In this article, an energy dissipation property preserving modified Crank–Nicolson (CN) fully-discrete scheme is developed and investigated with the nonconforming quadrilateral Quasi-Wilson element for nonlinear Benjamin–Bona–Mahony–Burgers (BBMB) equation. Different from the so-called popular splitting technique used in the previous studies, the boundedness of numerical solution in the broken H^1 -norm is proved directly, which leads to the existence and uniqueness of the numerical solution can be testified strictly via the Brouwer fixed point theorem.
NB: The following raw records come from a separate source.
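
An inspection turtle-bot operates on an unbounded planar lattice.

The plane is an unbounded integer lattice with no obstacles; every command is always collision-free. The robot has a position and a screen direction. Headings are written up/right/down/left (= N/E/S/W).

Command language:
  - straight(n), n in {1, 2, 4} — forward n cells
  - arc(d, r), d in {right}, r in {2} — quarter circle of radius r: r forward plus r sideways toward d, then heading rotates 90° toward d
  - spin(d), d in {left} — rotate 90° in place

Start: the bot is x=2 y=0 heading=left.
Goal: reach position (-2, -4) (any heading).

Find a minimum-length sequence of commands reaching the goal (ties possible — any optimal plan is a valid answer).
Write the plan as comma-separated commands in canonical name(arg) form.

straight(4), spin(left), straight(4)

t0: x=2 y=0 heading=left
[1] after straight(4): x=-2 y=0 heading=left
[2] after spin(left): x=-2 y=0 heading=down
[3] after straight(4): x=-2 y=-4 heading=down
shorter routes all fall short; 3 is best.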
Then, with the help of the special character of this element, that is, the consistency error can be estimated with order O(h^2), one order higher than its interpolation error, the unconditional supercloseness of order O(h^2+τ ^2) on quadrilateral meshes are deduced rigorously without any restriction between mesh size h and time step τ . Further, through the interpolation post-processing technique, the unconditional global superconvergence estimate on quadrilateral meshes is acquired. Finally, some numerical experiments are conducted to confirm the theoretical analysis. It is shown that the proposed scheme has much better performance than the famous Wilson element. Here, we mention that the presented approach and analysis are also valid to some other known low order conforming and nonconforming finite elements.